Выбрать главу

Я не забыл о своей главной цели — не упускать ничего, что помогло бы мне хоть что-нибудь узнать об Олене; стоял под дощатым покосившимся навесом, который одним краем опирался на крутой берег, а другим — на колья, и смотрел на то, что открывалось моим глазам. Вот на плетне чья-то мятая фуражка — из такой клетчатой материи была у Олены юбка. Как мышата, бегают между лопухами, испещренными жилами, утята, упорно держа путь к корытцу с едой, — она так любила диких уток, завидовала их вольной жизни…

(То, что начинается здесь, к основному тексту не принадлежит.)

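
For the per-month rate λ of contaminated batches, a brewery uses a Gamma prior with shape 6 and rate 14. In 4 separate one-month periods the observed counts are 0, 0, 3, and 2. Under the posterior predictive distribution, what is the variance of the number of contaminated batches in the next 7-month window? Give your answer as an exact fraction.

Total count: 0 + 0 + 3 + 2 = 5.
Total exposure: 4 months.
Posterior: α' = 6 + 5 = 11, β' = 14 + 4 = 18.
The posterior predictive for a window of length T is Negative Binomial with variance T·α'·(β'+T)/β'² = 7·11·25/324 = 1925/324.

1925/324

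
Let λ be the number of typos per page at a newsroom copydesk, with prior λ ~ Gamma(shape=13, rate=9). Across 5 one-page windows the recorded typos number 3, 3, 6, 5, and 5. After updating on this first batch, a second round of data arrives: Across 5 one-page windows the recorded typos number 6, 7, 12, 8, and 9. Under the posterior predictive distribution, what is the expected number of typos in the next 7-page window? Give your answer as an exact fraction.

539/19

Total count: 3 + 3 + 6 + 5 + 5 = 22.
Total exposure: 5 pages.
After the first batch: Gamma(13 + 22, 9 + 5) = Gamma(35, 14).
Total count: 6 + 7 + 12 + 8 + 9 = 42.
Total exposure: 5 pages.
After the second batch: Gamma(35 + 42, 14 + 5) = Gamma(77, 19).
Predictive mean over a 7-page window = T·E[λ|data] = 7·77/19 = 539/19.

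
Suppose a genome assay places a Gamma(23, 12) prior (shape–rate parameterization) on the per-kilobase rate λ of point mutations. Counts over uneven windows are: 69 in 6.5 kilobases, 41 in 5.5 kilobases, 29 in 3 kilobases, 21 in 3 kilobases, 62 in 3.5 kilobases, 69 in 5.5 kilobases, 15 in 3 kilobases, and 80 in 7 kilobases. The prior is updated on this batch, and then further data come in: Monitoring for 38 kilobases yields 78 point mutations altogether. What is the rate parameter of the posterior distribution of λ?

87

Total count: 69 + 41 + 29 + 21 + 62 + 69 + 15 + 80 = 386.
Total exposure: 6.5 + 5.5 + 3 + 3 + 3.5 + 5.5 + 3 + 7 = 37 kilobases.
After the first batch: Gamma(23 + 386, 12 + 37) = Gamma(409, 49).
Total count 78 over total exposure 38 kilobases.
After the second batch: Gamma(409 + 78, 49 + 38) = Gamma(487, 87).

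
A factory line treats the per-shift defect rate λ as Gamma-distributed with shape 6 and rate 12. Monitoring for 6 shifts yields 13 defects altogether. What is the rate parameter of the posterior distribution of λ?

Total count 13 over total exposure 6 shifts.
The Gamma prior is conjugate for the Poisson rate, so λ | data ~ Gamma(6+13, 12+6) = Gamma(19, 18).

18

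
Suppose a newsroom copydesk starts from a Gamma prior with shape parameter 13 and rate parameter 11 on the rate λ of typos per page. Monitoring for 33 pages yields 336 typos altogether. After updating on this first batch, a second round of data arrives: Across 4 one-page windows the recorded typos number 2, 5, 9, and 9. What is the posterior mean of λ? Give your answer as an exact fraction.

187/24

Total count 336 over total exposure 33 pages.
After the first batch: Gamma(13 + 336, 11 + 33) = Gamma(349, 44).
Total count: 2 + 5 + 9 + 9 = 25.
Total exposure: 4 pages.
After the second batch: Gamma(349 + 25, 44 + 4) = Gamma(374, 48).
Posterior mean = α'/β' = 374/48 = 187/24.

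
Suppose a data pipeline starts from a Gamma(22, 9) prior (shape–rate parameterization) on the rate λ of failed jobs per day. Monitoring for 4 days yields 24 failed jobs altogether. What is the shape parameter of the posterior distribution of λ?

Total count 24 over total exposure 4 days.
Posterior: α' = 22 + 24 = 46, β' = 9 + 4 = 13.

46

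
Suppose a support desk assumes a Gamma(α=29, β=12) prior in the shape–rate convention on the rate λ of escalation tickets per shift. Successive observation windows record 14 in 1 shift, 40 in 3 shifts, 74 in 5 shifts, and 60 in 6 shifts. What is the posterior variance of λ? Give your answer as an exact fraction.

Total count: 14 + 40 + 74 + 60 = 188.
Total exposure: 1 + 3 + 5 + 6 = 15 shifts.
Gamma(α, β) with Poisson data over total exposure Σt gives posterior Gamma(α+Σx, β+Σt) = Gamma(217, 27).
Posterior variance = α'/β'² = 217/729.

217/729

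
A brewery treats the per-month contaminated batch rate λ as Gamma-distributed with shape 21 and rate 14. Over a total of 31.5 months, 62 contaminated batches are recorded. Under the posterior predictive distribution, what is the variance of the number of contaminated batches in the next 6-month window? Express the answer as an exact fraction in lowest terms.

102588/8281

Total count 62 over total exposure 31.5 months.
By Gamma–Poisson conjugacy, the posterior is Gamma(α + Σx, β + Σt) = Gamma(21 + 62, 14 + 31.5) = Gamma(83, 91/2).
The posterior predictive for a window of length T is Negative Binomial with variance T·α'·(β'+T)/β'² = 6·83·(103/2)/(8281/4) = 102588/8281.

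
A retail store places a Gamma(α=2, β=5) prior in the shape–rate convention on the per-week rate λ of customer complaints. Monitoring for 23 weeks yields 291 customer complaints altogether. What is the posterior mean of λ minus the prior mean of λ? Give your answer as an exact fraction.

1409/140

Total count 291 over total exposure 23 weeks.
By Gamma–Poisson conjugacy, the posterior is Gamma(α + Σx, β + Σt) = Gamma(2 + 291, 5 + 23) = Gamma(293, 28).
Posterior mean = 293/28 = 293/28; prior mean = 2/5 = 2/5. Difference = 293/28 − 2/5 = 1409/140.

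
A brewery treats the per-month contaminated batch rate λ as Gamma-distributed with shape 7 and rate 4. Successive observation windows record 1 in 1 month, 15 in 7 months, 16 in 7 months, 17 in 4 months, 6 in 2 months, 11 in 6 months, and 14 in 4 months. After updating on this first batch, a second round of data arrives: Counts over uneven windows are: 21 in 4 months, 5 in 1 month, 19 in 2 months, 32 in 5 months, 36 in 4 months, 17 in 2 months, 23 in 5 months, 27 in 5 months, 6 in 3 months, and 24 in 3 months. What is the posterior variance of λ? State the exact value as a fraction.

33/529

Total count: 1 + 15 + 16 + 17 + 6 + 11 + 14 = 80.
Total exposure: 1 + 7 + 7 + 4 + 2 + 6 + 4 = 31 months.
After the first batch: Gamma(7 + 80, 4 + 31) = Gamma(87, 35).
Total count: 21 + 5 + 19 + 32 + 36 + 17 + 23 + 27 + 6 + 24 = 210.
Total exposure: 4 + 1 + 2 + 5 + 4 + 2 + 5 + 5 + 3 + 3 = 34 months.
After the second batch: Gamma(87 + 210, 35 + 34) = Gamma(297, 69).
Posterior variance = α'/β'² = 297/4761 = 33/529.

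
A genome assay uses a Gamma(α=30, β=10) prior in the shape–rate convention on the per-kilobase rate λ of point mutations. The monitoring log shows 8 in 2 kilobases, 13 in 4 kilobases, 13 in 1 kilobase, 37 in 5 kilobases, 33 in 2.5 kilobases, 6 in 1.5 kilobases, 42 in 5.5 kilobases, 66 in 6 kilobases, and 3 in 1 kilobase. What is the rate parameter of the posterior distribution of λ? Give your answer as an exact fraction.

Total count: 8 + 13 + 13 + 37 + 33 + 6 + 42 + 66 + 3 = 221.
Total exposure: 2 + 4 + 1 + 5 + 2.5 + 1.5 + 5.5 + 6 + 1 = 28.5 kilobases.
Gamma(α, β) with Poisson data over total exposure Σt gives posterior Gamma(α+Σx, β+Σt) = Gamma(251, 77/2).

77/2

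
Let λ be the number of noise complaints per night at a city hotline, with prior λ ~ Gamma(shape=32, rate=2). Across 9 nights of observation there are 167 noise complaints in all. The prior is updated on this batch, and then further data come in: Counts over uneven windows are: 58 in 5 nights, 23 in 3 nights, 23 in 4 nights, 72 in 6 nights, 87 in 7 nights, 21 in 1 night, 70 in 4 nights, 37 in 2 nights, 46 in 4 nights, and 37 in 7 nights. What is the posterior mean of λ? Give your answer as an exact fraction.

Total count 167 over total exposure 9 nights.
After the first batch: Gamma(32 + 167, 2 + 9) = Gamma(199, 11).
Total count: 58 + 23 + 23 + 72 + 87 + 21 + 70 + 37 + 46 + 37 = 474.
Total exposure: 5 + 3 + 4 + 6 + 7 + 1 + 4 + 2 + 4 + 7 = 43 nights.
After the second batch: Gamma(199 + 474, 11 + 43) = Gamma(673, 54).
Posterior mean = α'/β' = 673/54.

673/54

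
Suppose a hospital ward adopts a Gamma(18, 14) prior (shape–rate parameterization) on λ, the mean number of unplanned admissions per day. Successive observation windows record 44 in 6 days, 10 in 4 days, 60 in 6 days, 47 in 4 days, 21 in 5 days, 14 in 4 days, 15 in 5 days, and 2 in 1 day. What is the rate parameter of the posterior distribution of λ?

49

Total count: 44 + 10 + 60 + 47 + 21 + 14 + 15 + 2 = 213.
Total exposure: 6 + 4 + 6 + 4 + 5 + 4 + 5 + 1 = 35 days.
Gamma(α, β) with Poisson data over total exposure Σt gives posterior Gamma(α+Σx, β+Σt) = Gamma(231, 49).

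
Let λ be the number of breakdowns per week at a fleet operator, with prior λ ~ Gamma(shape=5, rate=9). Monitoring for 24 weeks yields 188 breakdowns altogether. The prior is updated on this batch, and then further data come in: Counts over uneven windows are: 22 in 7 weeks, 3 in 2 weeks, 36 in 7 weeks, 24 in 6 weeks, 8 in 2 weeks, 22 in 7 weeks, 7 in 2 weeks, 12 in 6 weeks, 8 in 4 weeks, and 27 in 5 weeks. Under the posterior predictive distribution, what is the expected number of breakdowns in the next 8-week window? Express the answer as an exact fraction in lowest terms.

Total count 188 over total exposure 24 weeks.
After the first batch: Gamma(5 + 188, 9 + 24) = Gamma(193, 33).
Total count: 22 + 3 + 36 + 24 + 8 + 22 + 7 + 12 + 8 + 27 = 169.
Total exposure: 7 + 2 + 7 + 6 + 2 + 7 + 2 + 6 + 4 + 5 = 48 weeks.
After the second batch: Gamma(193 + 169, 33 + 48) = Gamma(362, 81).
Predictive mean over an 8-week window = T·E[λ|data] = 8·362/81 = 2896/81.

2896/81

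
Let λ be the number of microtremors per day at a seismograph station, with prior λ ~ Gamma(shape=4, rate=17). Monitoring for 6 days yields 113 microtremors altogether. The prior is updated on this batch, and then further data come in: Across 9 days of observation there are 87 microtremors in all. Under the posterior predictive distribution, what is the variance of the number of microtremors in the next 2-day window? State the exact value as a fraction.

Total count 113 over total exposure 6 days.
After the first batch: Gamma(4 + 113, 17 + 6) = Gamma(117, 23).
Total count 87 over total exposure 9 days.
After the second batch: Gamma(117 + 87, 23 + 9) = Gamma(204, 32).
The posterior predictive for a window of length T is Negative Binomial with variance T·α'·(β'+T)/β'² = 2·204·34/1024 = 867/64.

867/64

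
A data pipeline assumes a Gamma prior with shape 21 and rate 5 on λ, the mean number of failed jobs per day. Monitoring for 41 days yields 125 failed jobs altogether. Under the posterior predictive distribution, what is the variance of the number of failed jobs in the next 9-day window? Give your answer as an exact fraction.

Total count 125 over total exposure 41 days.
Posterior: α' = 21 + 125 = 146, β' = 5 + 41 = 46.
The posterior predictive for a window of length T is Negative Binomial with variance T·α'·(β'+T)/β'² = 9·146·55/2116 = 36135/1058.

36135/1058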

Но из оврага вынырнул совершенно расхристанный Васило, и все смешалось. «Я тебе покажу историю!..» Пустые угрозы. Если б Данилко и попался отцу под горячую руку, — Васило сказал бы только: «Смотри… у меня. Чтобы я больше этого не слышал». Мокловодовские мужчины посмеиваются над добродушием Васила. Говорят, однажды он, сильно разгневавшись, взял кнут и к жене: «Скорей надевай, Василина, кожух, я тебя бить буду!..»

Гроза пронеслась стороной, и стало тихо, как под водой. От Сулы шел пар — точно от спины человека, до упаду наработавшегося на уборке урожая. И то сказать — издалека Сула бежит, вспотела, и вот тут, за Василовым бродом, впадает она в Днепр.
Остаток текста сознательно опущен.